Hacker News new | ask | show | jobs
by dloreto 1089 days ago
Thanks for the feedback!

We have tests for the base32 encoding which is the most complicated part of the implementation (https://github.com/jetpack-io/typeid-go/blob/main/base32/bas...) but your point stands. We'll add a more rigorous test suite (particularly as the number of implementations across different languages grows, and we want to make sure all the implementations are compatible with each other)

Re: prefix, is the concern that I haven't defined the allowed character set as part of the spec?

3 comments

There is no tests.

There is just a single test. Which only tests the decoding of a single known value. No encoding test.

Go has infrastructure for benchmarking and fuzzing. Use it!

Also, you took code from https://github.com/oklog/ulid/blob/main/ulid.go which has "Copyright 2016 The Oklog Authors" but this is not mentionned in your base32.go.

We've now implemented pretty thorough testing: https://github.com/jetpack-io/typeid-go/blob/main/typeid_tes...

Thanks for the feedback!

> We have tests for the base32 encoding which is the most complicated part of the implementation

I didn’t look into it much but it seems like a great encoding even outside of this project. Predictable length, reasonable density, “double clickable” etc. I’ve been annoyed with both hex and base64 for a while so it’s pretty cool just by itself.

> Re: prefix, is the concern that I haven't defined the allowed character set as part of the spec?

Yeah, the worry is almost entirely “subtle deviations across stacks”, which is usually due to ambiguous specs. It’s so annoying when there’s minor differences, compatibility options etc (like base64 which has another “URL-friendly” encoding - ugh).

My personal favorite encoding is base58 aka Bitcoin address encoding. It uses characters [A-Za-z0-9] except for [0OIl]. It is almost as dense as base64, "double clickable", but not (as) predictable in length as base32.

It was chosen to avoid a number of the most annoying ambiguous letter shapes for hand-entry of long address strings.

https://en.bitcoin.it/wiki/Base58Check_encoding

Reminds me that Windows activation keys used to exclude a broader set of characters to avoid transcription errors: looking it up again: 0OI1 and 5AELNSUZ
Is there a good reason why Base63 (nopad) doesn't exist? Ie Base64 minus the `-`, so that you almost get the density of base64 (nopad) but the double click friendly feature.

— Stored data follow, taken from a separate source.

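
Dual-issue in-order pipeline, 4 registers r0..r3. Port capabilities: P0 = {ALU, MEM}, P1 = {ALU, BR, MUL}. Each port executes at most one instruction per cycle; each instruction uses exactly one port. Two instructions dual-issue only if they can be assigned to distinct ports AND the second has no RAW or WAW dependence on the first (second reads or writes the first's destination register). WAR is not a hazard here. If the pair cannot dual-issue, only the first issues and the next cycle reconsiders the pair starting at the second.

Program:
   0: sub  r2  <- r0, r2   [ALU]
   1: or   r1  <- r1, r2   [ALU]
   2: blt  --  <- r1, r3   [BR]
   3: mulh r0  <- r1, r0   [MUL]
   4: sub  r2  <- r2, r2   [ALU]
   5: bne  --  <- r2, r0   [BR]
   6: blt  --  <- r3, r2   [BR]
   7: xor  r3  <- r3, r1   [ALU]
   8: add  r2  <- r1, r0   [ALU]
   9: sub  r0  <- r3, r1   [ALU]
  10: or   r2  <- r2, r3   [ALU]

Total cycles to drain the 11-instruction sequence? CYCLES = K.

c0: i0 sub  RAW r2
c1: i1 or  RAW r1
c2: i2 blt  no-port BR/MUL
c3: i3/i4 mulh+sub  2-wide
c4: i5 bne  no-port BR/BR
c5: i6/i7 blt+xor  2-wide
c6: i8/i9 add+sub  2-wide
c7: i10 or  tail

CYCLES = 8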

I was reviewing encodings recently and didn't want to drop all the way down to base32, but for some reason the library i was using didn't allow anything beyond base32 and bas64 variants, despite having a feature where you can define your own base.

I thought maybe it was performance oriented. An odd prefix length like base63 would mean .. i think, a slightly more computationally demanding set of encoding instructions?

Either way i basically want base58 but i don't care about legibility, i just wanted double click and url friendly characters.

>Is there a good reason why Base63 (nopad) doesn't exist? Ie Base64 minus the `-`, so that you almost get the density of base64 (nopad) but the double click friendly feature.

Yes, the reason is that you need 64 characters if you want each character to encode 6 bits as log2(64) == 6. If you only have 63 characters in your alphabet then one of your 6-bit combinations has no character to represent it.

Base32 can represent 5 bits per character because log2(32) == 5. Anything in between 32 and 64 doesn't buy you anything because there is no integer between 5 and 6.

Is that "just" a performance concern though? Ie why is there a base58 and base62 but no base63?

Now you've got me curious on the performance of base58 to base64 hah. Down the rabbit hole i go. Appreciate your reply, thanks :)

It’s not too difficult to write your own encoding. Probably 10 lines of code or less if you hard-code your encoding alphabet.
What does “double clickable” mean?
Whether "double click" selects the whole id.
> Re: prefix, is the concern that I haven't defined the allowed character set as part of the spec?

It would be great if you add suggestions for compound types (like “article-comment”) in README as OP stated as well.

It seems that's not allowed currently, if I'm reading it right. I'm not sure I like `-` very much. The reason why I don't like it is because of how double-click to select and line breaking works for the dash. Maybe allowing `_` in the typename, and the have the rightmost `_` serve as the separator might be more consistent.

But also, I'm bike-shedding and its only an ID

I like using "." for this case. Because types definition typically belong to a package or module, which commonly uses "." for separator.